My Research


Mission Statement

My research is in the design of efficient algorithms that expand the reliability and efficacy of multi-agent learning systems by grounding them in reinforcement learning and game theoretic principles.



Research Interests


  • Multi-agent Reinforcement Learning
  • Game theory, game-solving in large games, equilibrium selection
  • Game-solving sample-efficiency

Where I Think the Field is Going


  • Incorporation of offline or model-based methods for game-solving
  • Aligning game-theoretic strategies through LLM or human-feedback
  • Using mechanism design (offline or online) to inform AI regulation and policies
  • Incorporating bounded rationality for agent-based modeling


Have Fun Looking Around

Just like research, I tried to make this page (hopefully) appealing and fun. I'm not saying my job is happy and dandy all the time. I just think that "serious" things deserve love sometimes, especially things we care about.


Current Project

Under Review


High-Welfare Equilibrium Selection via Behavior Regularization

Accepted at AAMAS GAIW 2025 and ICML 2025 (Poster)

This project extends PSRO to skew strategy exploration towards high-welfare equilibria. Drawing inspiration from behavior regularization in offline RL, Ex2PSRO (Espresso) skews best-responses towards behavior described by a dataset of trajectories gathered during online exploration.


Later Class Projects

Fully Online Decision Transformer

A good friend of mine and I built upon the recent Decision Transformer (DT) for an NLP class at UMich. We adapted DT to online contexts, training DT tabula rasa with a SOTA online RL algorithm for exploration.

RL for Adversarial Text Generation

A group of friends and I gave our take on adversarial text generation. We used an RL method that adversarially swapped words in input texts to fool state-of-the-art text classification models.

GNN's for Register Allocation

Another group of friends and I applied machine learning to a compiler problem: register allocation. If the problem can be reduced to a graph coloring problem, why not apply machine learning?

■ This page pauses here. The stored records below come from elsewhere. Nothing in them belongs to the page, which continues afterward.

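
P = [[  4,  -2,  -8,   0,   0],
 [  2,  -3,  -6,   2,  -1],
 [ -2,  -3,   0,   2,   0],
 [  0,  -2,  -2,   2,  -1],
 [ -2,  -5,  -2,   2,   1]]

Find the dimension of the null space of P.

Row reduce to echelon form.
R2 ← R2 − (1/2)·R1: [0, -2, -2, 2, -1]
R3 ← R3 + (1/2)·R1: [0, -4, -4, 2, 0]
R5 ← R5 + (1/2)·R1: [0, -6, -6, 2, 1]
R3 ← R3 − (2)·R2: [0, 0, 0, -2, 2]
R4 ← R4 − R2: [0, 0, 0, 0, 0]
R5 ← R5 − (3)·R2: [0, 0, 0, -4, 4]
R5 ← R5 − (2)·R3: [0, 0, 0, 0, 0]
3 nonzero rows, so rank(P) = 3.
P has 5 columns; by rank–nullity, nullity = 5 − 3 = 2.

2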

Ant-Inspired Decentralized MARL

Undergraduate Honors Thesis

This project created RL agents that imitate how ants communicate through pheromones to induce a desired joint behavior: decentralized coordination through indirect communication. Agents learned how to modify the environment for traversal through single-agent RL and a coordination algorithm to have multiple agents cooperatively navigate to a goal location.

What is Stigmergy?

A mechanism of indirect coordination through the environment, characterized by traces left in the environment by agents to stimulate the performance of succeeding actions by the same or different agents.